Tentu semua pertanyaan tadi tidak dijawab Kamma. Uraiannya tentang musik dan tarian suku Biak-Numfor tadi memang tidak difokuskan pada seni musik atau musik etnik. Dia menguraikannya sebagai bagian dari fokus penelitiannya pada gerakan-gerakan Koreri dan berbagai upacara tradisional di daerah kebudayaan Biak-Numfor. Meskipun demikian, uraiannya tentang musik dan tarian dari Biak-Numfor cukup rinci.

Kita menjadi tahu tentang beberapa segi yang berhubungan dengan ciri-ciri musik tradisional suku Biak-Numfor.

  • Ada syair yang memberi petunjuk tentang sejarah masa lampau suku Biak-Numfor, seperti nama Irrian dalam salah satu syair Manarmakeri. Syair ini menyingkapkan juga fragmen-fragmen tertentu dari Manseren Koreri.
  • Nyanyian-nyanyian yang Kamma uraikan dibatasi pada yang dibawakan dalam malam-malam adven dan dalam upacara insindental.
  • Ada berbagai bentuk dan jenis nyanyian dan tempat serta cara para peserta malam-malam adven membawakan nyanyian itu.
  • Ada juga nyanyian dan tarian yang tidak berkaitan dengan malam-malam adven tapi dengan upacara insidental.
  • Tifa untuk mengiringi nyanyian-nyanyian itu dan bentuk tifa serta cara menjepitnya diperikan oleh Kamma.
  • Beberapa nyanyian berkisah suku Biak-Numfor tidak beda dengan balada bangsa-bangsa lain dan balada modern. Selain itu, kita tahu ada nyanyian perjalanan, nyanyian akbar, nyanyian tentang kedatangan kembali Manseren Koreri, dan nyanyian ratapan.
  • Pemerian Kamma tentang tarian yang meniru ular naga dan nyanyian yang dibawakan memberi kita sedikit pemahaman tentang ciri nyanyian itu: mirip fuga yang bertempo tinggi dan dinyanyikan silih ganti antara lelaki dan wanita.
  • Nyanyian dan tarian disertai minuman tuak pohon kelapa selama malam-malam adven yang menimbulkan semacam psikose-massa yang muncul dalam gejala psikologis massal, yaitu ekstase dan glosolalia, adalah ciri-ciri baru yang muncul sejauh ini dalam musik tradisional Papua.

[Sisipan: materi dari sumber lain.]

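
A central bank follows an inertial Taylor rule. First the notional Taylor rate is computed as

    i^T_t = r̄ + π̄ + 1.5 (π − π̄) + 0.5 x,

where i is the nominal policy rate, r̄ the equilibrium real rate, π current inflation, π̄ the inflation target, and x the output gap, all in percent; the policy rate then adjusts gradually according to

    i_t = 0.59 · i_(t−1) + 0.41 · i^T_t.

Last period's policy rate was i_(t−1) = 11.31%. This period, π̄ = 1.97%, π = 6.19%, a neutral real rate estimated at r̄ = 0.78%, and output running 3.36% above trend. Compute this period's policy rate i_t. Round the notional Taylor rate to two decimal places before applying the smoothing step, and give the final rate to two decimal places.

11.08%

Output 3.36% above potential → x = 3.36.
i^T_t = 0.78 + 1.97 + 1.5 × (6.19 − 1.97) + 0.5 × 3.36
   = 0.78 + 1.97 + 6.33 + 1.68 = 10.76
i_t = 0.59 × 11.31 + 0.41 × 10.76 = 6.6729 + 4.4116 = 11.08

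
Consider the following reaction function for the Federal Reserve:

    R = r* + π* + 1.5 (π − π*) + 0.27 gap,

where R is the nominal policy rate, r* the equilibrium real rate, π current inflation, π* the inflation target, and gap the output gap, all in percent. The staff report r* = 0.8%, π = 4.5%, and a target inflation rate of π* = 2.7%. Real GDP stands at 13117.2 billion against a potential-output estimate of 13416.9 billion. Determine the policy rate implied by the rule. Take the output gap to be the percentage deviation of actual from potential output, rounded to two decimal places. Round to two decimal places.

5.60%

Output gap = 100 × (13117.2 − 13416.9) / 13416.9 = -2.23%.
R = 0.80 + 2.70 + 1.5 × (4.50 − 2.70) + 0.27 × (-2.23)
   = 0.80 + 2.7 + 2.7 − 0.6021 = 5.60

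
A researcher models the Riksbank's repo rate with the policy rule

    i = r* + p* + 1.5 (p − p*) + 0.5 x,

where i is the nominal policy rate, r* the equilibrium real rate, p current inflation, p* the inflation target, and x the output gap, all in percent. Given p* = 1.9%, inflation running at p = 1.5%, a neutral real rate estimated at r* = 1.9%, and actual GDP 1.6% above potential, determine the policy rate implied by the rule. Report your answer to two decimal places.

Output 1.6% above potential → x = 1.6.
i = 1.9 + 1.9 + 1.5 × (1.5 − 1.9) + 0.5 × 1.6
   = 1.9 + 1.9 − 0.6 + 0.8 = 4.00

4.00%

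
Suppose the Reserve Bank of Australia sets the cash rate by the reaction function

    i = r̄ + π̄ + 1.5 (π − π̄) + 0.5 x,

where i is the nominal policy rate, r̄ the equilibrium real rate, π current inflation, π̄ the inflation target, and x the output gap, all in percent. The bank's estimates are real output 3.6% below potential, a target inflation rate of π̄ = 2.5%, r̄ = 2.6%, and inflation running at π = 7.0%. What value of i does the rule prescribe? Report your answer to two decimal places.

Output 3.6% below potential → x = -3.6.
i = 2.6 + 2.5 + 1.5 × (7.0 − 2.5) + 0.5 × (-3.6)
   = 2.6 + 2.5 + 6.75 − 1.8 = 10.05

10.05%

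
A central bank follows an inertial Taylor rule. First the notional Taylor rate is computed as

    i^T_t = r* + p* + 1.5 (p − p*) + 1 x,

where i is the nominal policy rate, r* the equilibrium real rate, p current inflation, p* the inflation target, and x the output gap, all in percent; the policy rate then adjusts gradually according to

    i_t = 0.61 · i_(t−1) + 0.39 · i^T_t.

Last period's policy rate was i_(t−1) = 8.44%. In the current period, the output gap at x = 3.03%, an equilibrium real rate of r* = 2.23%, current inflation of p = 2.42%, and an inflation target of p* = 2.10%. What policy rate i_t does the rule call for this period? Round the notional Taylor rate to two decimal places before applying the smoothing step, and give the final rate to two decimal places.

8.21%

i^T_t = 2.23 + 2.10 + 1.5 × (2.42 − 2.10) + 1 × 3.03
   = 2.23 + 2.1 + 0.48 + 3.03 = 7.84
i_t = 0.61 × 8.44 + 0.39 × 7.84 = 5.1484 + 3.0576 = 8.21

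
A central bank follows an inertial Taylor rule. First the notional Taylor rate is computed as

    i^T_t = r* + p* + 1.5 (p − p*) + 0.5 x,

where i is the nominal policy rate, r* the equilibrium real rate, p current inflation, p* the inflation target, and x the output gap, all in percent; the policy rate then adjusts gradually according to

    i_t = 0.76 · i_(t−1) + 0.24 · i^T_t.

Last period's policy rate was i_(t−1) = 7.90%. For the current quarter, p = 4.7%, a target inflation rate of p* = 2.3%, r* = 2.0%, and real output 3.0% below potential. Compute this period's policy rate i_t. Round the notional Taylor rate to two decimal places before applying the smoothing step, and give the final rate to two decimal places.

7.54%

Output 3.0% below potential → x = -3.0.
i^T_t = 2.0 + 2.3 + 1.5 × (4.7 − 2.3) + 0.5 × (-3.0)
   = 2.0 + 2.3 + 3.6 − 1.5 = 6.40
i_t = 0.76 × 7.90 + 0.24 × 6.40 = 6.004 + 1.536 = 7.54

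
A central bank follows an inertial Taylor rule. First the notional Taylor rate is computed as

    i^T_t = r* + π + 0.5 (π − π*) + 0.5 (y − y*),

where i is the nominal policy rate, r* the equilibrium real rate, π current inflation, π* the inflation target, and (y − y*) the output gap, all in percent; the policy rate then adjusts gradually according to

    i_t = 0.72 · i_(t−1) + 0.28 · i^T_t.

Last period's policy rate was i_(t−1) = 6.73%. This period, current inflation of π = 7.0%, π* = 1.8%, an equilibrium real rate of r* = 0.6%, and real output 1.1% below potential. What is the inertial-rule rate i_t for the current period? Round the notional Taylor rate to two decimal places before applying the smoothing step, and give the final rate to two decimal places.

7.55%

Output 1.1% below potential → (y − y*) = -1.1.
i^T_t = 0.6 + 7.0 + 0.5 × (7.0 − 1.8) + 0.5 × (-1.1)
   = 0.6 + 7 + 2.6 − 0.55 = 9.65
i_t = 0.72 × 6.73 + 0.28 × 9.65 = 4.8456 + 2.702 = 7.55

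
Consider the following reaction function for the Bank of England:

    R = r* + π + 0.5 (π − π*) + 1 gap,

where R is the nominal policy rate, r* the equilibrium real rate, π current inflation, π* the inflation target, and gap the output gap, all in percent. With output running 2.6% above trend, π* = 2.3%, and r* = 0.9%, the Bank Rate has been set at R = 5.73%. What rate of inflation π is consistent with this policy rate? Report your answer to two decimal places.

2.25%

Output 2.6% above potential → gap = 2.6.
Collecting π: R = r* + (1 + 0.5) π − 0.5 π* + 1 gap
1.5 π = 5.73 − 0.9 + 0.5 × 2.3 − 1 × 2.6 = 3.38
π = 3.38 / 1.5 = 2.25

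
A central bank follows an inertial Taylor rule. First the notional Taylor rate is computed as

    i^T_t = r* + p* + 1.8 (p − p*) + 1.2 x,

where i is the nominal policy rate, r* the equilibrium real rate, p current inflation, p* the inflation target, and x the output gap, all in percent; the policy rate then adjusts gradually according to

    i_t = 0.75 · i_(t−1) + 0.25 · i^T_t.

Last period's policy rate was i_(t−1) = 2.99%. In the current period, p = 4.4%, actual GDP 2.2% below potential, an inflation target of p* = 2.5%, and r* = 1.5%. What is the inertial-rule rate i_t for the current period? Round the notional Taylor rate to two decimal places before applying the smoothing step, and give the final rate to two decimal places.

3.44%

Output 2.2% below potential → x = -2.2.
i^T_t = 1.5 + 2.5 + 1.8 × (4.4 − 2.5) + 1.2 × (-2.2)
   = 1.5 + 2.5 + 3.42 − 2.64 = 4.78
i_t = 0.75 × 2.99 + 0.25 × 4.78 = 2.2425 + 1.195 = 3.44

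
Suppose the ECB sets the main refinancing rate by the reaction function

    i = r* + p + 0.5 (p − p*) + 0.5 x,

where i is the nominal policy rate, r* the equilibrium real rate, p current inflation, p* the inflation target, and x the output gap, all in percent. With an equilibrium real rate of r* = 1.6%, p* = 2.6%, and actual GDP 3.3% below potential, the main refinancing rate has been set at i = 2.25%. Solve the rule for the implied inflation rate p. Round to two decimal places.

Output 3.3% below potential → x = -3.3.
Collecting p: i = r* + (1 + 0.5) p − 0.5 p* + 0.5 x
1.5 p = 2.25 − 1.6 + 0.5 × 2.6 − 0.5 × (-3.3) = 3.6
p = 3.6 / 1.5 = 2.40

2.40%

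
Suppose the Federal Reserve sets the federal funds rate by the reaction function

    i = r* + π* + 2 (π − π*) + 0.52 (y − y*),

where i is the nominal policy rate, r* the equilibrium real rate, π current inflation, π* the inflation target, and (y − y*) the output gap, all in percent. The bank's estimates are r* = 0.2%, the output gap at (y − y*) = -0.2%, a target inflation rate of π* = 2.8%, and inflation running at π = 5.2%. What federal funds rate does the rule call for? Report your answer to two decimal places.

7.70%

i = 0.2 + 2.8 + 2 × (5.2 − 2.8) + 0.52 × (-0.2)
   = 0.2 + 2.8 + 4.8 − 0.104 = 7.70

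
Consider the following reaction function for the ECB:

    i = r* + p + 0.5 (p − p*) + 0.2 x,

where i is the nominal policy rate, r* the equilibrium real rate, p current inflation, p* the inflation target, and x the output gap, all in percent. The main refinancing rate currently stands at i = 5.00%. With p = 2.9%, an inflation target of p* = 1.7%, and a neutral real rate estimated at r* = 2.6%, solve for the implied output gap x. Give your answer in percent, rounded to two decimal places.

0.2 x = 5.00 − 2.6 − 2.9 − 0.5 × (2.9 − 1.7) = -1.1
x = -1.1 / 0.2 = -5.50

-5.50%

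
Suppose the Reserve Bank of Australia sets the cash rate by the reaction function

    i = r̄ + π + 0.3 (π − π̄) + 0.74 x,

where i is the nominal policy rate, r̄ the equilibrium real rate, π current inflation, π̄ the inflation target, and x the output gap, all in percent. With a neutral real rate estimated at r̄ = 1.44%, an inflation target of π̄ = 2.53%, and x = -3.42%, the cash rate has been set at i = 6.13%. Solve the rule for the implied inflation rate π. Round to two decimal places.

Collecting π: i = r̄ + (1 + 0.3) π − 0.3 π̄ + 0.74 x
1.3 π = 6.13 − 1.44 + 0.3 × 2.53 − 0.74 × (-3.42) = 7.9798
π = 7.9798 / 1.3 = 6.14

6.14%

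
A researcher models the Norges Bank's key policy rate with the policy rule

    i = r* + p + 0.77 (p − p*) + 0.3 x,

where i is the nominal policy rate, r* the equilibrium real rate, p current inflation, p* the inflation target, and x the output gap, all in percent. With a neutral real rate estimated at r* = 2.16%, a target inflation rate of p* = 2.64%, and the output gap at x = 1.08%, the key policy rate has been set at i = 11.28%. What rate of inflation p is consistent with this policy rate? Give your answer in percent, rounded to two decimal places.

Collecting p: i = r* + (1 + 0.77) p − 0.77 p* + 0.3 x
1.77 p = 11.28 − 2.16 + 0.77 × 2.64 − 0.3 × 1.08 = 10.8288
p = 10.8288 / 1.77 = 6.12

6.12%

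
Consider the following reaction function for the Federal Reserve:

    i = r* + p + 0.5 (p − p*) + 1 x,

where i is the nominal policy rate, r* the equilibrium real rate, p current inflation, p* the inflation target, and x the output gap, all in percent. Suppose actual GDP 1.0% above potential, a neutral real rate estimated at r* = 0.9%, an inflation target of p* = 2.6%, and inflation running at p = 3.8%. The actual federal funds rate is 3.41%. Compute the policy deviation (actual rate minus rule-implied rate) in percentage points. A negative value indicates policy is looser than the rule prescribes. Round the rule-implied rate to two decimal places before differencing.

-2.89 pp

Output 1.0% above potential → x = 1.0.
i = 0.9 + 3.8 + 0.5 × (3.8 − 2.6) + 1 × 1.0
   = 0.9 + 3.8 + 0.6 + 1 = 6.30
Deviation = 3.41 − 6.30 = -2.89 pp.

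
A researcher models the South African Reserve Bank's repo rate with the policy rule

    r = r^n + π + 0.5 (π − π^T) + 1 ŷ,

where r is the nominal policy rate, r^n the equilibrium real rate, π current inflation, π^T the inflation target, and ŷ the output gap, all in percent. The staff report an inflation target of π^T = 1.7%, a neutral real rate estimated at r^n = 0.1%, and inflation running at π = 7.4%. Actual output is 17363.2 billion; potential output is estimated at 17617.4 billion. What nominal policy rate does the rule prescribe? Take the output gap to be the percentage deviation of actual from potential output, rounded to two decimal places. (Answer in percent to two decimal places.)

Output gap = 100 × (17363.2 − 17617.4) / 17617.4 = -1.44%.
r = 0.10 + 7.40 + 0.5 × (7.40 − 1.70) + 1 × (-1.44)
   = 0.10 + 7.4 + 2.85 − 1.44 = 8.91

8.91%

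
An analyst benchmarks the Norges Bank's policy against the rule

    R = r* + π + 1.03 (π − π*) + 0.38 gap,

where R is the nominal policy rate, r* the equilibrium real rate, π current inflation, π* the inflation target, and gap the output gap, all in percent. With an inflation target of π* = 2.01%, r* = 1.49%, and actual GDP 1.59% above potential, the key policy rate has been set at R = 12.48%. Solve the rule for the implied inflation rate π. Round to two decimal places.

Output 1.59% above potential → gap = 1.59.
Collecting π: R = r* + (1 + 1.03) π − 1.03 π* + 0.38 gap
2.03 π = 12.48 − 1.49 + 1.03 × 2.01 − 0.38 × 1.59 = 12.4561
π = 12.4561 / 2.03 = 6.14

6.14%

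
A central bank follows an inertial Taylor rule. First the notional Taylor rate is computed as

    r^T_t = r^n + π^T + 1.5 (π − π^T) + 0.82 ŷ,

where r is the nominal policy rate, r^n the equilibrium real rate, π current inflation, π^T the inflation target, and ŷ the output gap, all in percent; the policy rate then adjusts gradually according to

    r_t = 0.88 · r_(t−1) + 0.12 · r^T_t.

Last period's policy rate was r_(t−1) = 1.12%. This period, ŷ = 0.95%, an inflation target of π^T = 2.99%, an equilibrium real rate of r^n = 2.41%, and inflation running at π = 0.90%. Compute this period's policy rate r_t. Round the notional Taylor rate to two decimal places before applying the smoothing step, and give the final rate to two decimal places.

1.35%

r^T_t = 2.41 + 2.99 + 1.5 × (0.90 − 2.99) + 0.82 × 0.95
   = 2.41 + 2.99 − 3.135 + 0.779 = 3.04
r_t = 0.88 × 1.12 + 0.12 × 3.04 = 0.9856 + 0.3648 = 1.35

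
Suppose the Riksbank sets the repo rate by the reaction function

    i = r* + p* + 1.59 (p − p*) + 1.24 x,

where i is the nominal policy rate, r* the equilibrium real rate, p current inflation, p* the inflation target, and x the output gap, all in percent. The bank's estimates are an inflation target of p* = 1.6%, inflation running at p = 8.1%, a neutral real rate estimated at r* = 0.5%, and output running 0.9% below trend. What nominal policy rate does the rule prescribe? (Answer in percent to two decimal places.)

Output 0.9% below potential → x = -0.9.
i = 0.5 + 1.6 + 1.59 × (8.1 − 1.6) + 1.24 × (-0.9)
   = 0.5 + 1.6 + 10.335 − 1.116 = 11.32

11.32%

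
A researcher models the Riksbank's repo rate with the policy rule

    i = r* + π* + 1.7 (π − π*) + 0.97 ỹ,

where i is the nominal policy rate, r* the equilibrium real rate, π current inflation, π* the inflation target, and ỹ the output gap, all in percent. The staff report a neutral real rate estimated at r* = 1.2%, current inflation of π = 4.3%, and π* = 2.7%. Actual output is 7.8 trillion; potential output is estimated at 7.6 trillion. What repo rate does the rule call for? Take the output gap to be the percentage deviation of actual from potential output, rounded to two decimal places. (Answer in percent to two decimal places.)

9.17%

Output gap = 100 × (7.8 − 7.6) / 7.6 = 2.63%.
i = 1.20 + 2.70 + 1.7 × (4.30 − 2.70) + 0.97 × 2.63
   = 1.20 + 2.7 + 2.72 + 2.5511 = 9.17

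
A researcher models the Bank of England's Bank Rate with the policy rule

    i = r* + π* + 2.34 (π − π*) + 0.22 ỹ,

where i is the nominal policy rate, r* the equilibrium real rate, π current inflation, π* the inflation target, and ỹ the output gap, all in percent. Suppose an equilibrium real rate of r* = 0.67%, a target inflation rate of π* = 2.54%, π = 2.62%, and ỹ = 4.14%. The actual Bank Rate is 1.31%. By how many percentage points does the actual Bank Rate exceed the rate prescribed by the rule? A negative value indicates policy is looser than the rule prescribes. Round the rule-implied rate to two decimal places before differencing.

i = 0.67 + 2.54 + 2.34 × (2.62 − 2.54) + 0.22 × 4.14
   = 0.67 + 2.54 + 0.1872 + 0.9108 = 4.31
Deviation = 1.31 − 4.31 = -3.00 pp.

-3.00 pp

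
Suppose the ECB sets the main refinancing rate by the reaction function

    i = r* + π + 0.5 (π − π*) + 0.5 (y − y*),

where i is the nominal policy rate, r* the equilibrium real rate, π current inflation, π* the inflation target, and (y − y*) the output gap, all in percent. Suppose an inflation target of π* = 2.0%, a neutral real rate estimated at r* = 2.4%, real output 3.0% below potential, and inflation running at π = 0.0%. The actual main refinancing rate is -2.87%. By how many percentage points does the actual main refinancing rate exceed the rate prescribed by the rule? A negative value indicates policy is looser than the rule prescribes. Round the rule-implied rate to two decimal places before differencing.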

Sayang, tidak ada notasi balok atau angka tentang nyanyian-nyanyian yang dibawakan para peserta gerakan Koreri. Bagaimana bentuk melodinya dan tangganada apakah yang dipakai? Tidak ada juga notasi atau rekaman tentang pola-pola tabuhan tifa suku Biak-Numfor pada malam-malam penantian itu. Sebagai akibatnya, kita kekurangan informasi tentang pola-pola ritme khas nyanyian dan tabuhan tifa suku Biak-Numfor. Tanpa dokumentasi pola-pola ritme khas ini, kita sulit mengembangkan musik yang khas Papua.

Apakah bentuk-bentuk melodi, tangganada yang mendasarinya, dan pola-pola ritme itu direkam oleh Smithsonian Institute dari Amerika Serikat? Hasil penelitian lembaga ini yang memakai rekaman melalui CD mudah-mudahan bisa menjawab pertanyaan ini dalam bab berikut.